In my aloneness last year, I learned “you alone.”
You alone fulfill me. You alone comfort me. You alone give me strength. You alone give me joy. You alone are good. You alone are any good in me. Your presence alone is joy. You alone take me through the long nights of chest pain and fluttering beats.
I wrote plenty about it. The depth of the joy I felt and the depth of brokenness that I felt. I needed God every day. Every night. I needed His presence.
God has gradually repaired my joy the last 7 months in many significant steps. Now my days are full of joy. I’ve tossed around in my mind lately how not to lose God in it. How to still know my need for God in my joy.
Here’s what God has been teaching me.
-In good times, counting gifts is even more important because it keeps me focused on the giver. It reminds me that every. single. good and gracious gift is from above.
-In good times, I know my need by knowing my sin. Don’t stop knowing and repenting.
-In good times, have the extra dose of strength to pray for the brokenness that others are experiencing.
-When God talks about the feast, he’s not talking about abundance or joyful emotion or comfort in this world. He’s talking about the blood and I still need the blood in my joy. That’s the seat at the table. That’s the joy. The feast is all about the body and blood, not the side-dishes. I need to not let the taste of the side-dishes distract me from the real feast.
-The joy of His presence is still my strength. Soak in His presence daily. Thank Him for joy.

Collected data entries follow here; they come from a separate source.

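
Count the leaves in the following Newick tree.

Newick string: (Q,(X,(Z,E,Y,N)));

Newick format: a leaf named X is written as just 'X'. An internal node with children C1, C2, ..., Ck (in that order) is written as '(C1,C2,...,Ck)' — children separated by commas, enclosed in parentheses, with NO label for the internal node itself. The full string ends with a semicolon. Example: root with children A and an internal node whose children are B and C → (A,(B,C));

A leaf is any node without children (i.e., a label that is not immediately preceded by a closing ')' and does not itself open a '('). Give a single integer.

Answer: 6

Derivation:
Newick: (Q,(X,(Z,E,Y,N)));
Scan left-to-right; a leaf is any maximal label run not followed by '(':
  pos 1: leaf 'Q' → count = 1
  pos 4: leaf 'X' → count = 2
  pos 7: leaf 'Z' → count = 3
  pos 9: leaf 'E' → count = 4
  pos 11: leaf 'Y' → count = 5
  pos 13: leaf 'N' → count = 6
Total leaves: 6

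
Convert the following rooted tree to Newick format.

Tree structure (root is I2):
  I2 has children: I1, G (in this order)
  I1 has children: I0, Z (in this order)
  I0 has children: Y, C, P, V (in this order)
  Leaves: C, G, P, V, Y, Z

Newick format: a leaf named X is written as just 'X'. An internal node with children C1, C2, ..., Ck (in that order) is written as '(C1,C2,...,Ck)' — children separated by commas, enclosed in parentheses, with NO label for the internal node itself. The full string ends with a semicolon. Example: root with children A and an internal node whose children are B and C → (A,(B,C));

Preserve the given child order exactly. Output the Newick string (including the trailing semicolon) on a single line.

Answer: (((Y,C,P,V),Z),G);

Derivation:
internal I2 with children ['I1', 'G']
  internal I1 with children ['I0', 'Z']
    internal I0 with children ['Y', 'C', 'P', 'V']
      leaf 'Y' → 'Y'
      leaf 'C' → 'C'
      leaf 'P' → 'P'
      leaf 'V' → 'V'
    → '(Y,C,P,V)'
    leaf 'Z' → 'Z'
  → '((Y,C,P,V),Z)'
  leaf 'G' → 'G'
→ '(((Y,C,P,V),Z),G)'
Final: (((Y,C,P,V),Z),G);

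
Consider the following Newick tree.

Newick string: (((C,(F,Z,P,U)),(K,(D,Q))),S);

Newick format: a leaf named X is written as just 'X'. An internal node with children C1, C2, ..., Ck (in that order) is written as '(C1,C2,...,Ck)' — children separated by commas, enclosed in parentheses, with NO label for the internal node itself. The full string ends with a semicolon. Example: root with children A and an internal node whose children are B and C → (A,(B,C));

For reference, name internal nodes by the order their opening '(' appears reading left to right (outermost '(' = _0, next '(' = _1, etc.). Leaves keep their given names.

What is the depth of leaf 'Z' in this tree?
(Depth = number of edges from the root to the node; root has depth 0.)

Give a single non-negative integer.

Newick: (((C,(F,Z,P,U)),(K,(D,Q))),S);
Naming internals by '(' encounter order: outermost '(' = _0, next = _1, ...
Query node: Z
Path from root: _0 -> _1 -> _2 -> _3 -> Z
Depth of Z: 4 (number of edges from root)

Answer: 4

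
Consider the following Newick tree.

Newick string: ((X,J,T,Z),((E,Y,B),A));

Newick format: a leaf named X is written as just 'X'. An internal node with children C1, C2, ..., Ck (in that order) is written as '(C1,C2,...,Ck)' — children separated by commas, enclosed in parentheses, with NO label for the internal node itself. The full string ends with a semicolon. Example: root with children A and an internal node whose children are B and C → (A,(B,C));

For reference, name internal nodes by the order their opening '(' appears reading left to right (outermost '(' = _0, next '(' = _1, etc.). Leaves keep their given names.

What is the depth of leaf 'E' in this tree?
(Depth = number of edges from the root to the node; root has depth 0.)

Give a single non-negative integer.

Newick: ((X,J,T,Z),((E,Y,B),A));
Naming internals by '(' encounter order: outermost '(' = _0, next = _1, ...
Query node: E
Path from root: _0 -> _2 -> _3 -> E
Depth of E: 3 (number of edges from root)

Answer: 3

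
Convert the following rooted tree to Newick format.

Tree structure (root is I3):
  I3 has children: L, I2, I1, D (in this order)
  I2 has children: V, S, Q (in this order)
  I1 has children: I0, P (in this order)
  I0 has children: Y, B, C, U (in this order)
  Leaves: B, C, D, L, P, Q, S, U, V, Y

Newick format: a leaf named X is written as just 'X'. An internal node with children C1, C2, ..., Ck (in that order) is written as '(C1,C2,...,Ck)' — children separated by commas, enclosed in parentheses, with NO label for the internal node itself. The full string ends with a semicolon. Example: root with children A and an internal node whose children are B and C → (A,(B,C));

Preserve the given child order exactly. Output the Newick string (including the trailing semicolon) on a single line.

internal I3 with children ['L', 'I2', 'I1', 'D']
  leaf 'L' → 'L'
  internal I2 with children ['V', 'S', 'Q']
    leaf 'V' → 'V'
    leaf 'S' → 'S'
    leaf 'Q' → 'Q'
  → '(V,S,Q)'
  internal I1 with children ['I0', 'P']
    internal I0 with children ['Y', 'B', 'C', 'U']
      leaf 'Y' → 'Y'
      leaf 'B' → 'B'
      leaf 'C' → 'C'
      leaf 'U' → 'U'
    → '(Y,B,C,U)'
    leaf 'P' → 'P'
  → '((Y,B,C,U),P)'
  leaf 'D' → 'D'
→ '(L,(V,S,Q),((Y,B,C,U),P),D)'
Final: (L,(V,S,Q),((Y,B,C,U),P),D);

Answer: (L,(V,S,Q),((Y,B,C,U),P),D);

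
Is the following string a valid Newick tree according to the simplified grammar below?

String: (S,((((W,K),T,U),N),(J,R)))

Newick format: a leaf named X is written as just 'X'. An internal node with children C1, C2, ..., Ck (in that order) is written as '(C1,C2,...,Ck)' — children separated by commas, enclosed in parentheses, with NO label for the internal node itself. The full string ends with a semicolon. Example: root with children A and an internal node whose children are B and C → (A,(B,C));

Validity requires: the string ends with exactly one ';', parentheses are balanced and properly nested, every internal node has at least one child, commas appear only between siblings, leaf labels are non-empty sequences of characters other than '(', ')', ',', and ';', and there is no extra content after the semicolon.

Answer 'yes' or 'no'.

Answer: no

Derivation:
Input: (S,((((W,K),T,U),N),(J,R)))
Paren balance: 6 '(' vs 6 ')' OK
Ends with single ';': False
Full parse: FAILS (must end with ;)
Valid: False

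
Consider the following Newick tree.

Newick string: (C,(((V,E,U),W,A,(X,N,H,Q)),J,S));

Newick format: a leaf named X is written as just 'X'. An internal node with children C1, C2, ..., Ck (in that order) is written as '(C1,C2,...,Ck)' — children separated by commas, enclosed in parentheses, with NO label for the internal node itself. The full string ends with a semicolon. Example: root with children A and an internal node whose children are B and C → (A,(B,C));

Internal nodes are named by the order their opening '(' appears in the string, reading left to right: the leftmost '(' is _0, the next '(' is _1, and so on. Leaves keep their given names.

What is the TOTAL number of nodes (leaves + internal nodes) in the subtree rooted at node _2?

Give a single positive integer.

Newick: (C,(((V,E,U),W,A,(X,N,H,Q)),J,S));
Locate _2: it is the '(' at position 4 (the 3rd '(' reading left to right).
Query: subtree rooted at _2
_2: subtree_size = 1 + 11
  _3: subtree_size = 1 + 3
    V: subtree_size = 1 + 0
    E: subtree_size = 1 + 0
    U: subtree_size = 1 + 0
  W: subtree_size = 1 + 0
  A: subtree_size = 1 + 0
  _4: subtree_size = 1 + 4
    X: subtree_size = 1 + 0
    N: subtree_size = 1 + 0
    H: subtree_size = 1 + 0
    Q: subtree_size = 1 + 0
Total subtree size of _2: 12

Answer: 12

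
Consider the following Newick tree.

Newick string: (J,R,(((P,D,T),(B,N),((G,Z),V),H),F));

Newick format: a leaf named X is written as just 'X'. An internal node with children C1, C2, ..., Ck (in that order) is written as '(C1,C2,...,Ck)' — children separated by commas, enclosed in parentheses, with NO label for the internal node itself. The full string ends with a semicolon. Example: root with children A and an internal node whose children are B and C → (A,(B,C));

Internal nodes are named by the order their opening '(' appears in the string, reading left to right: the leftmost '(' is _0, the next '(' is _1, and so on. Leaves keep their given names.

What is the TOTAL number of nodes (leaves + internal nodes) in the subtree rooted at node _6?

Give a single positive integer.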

-The joy gives me a greater margin of emotional energy to serve. There was that hard thing that I didn’t have the emotional reserves for. God has been prompting me to consider that now is the time. That there’s a purpose for joy, just like there was with pain. Now’s the time to take the land. He wants me to take the land with my pen. With my obedience…To know my need for Him in this new way.
I’m sure more lessons will come, but I’m grateful for this start.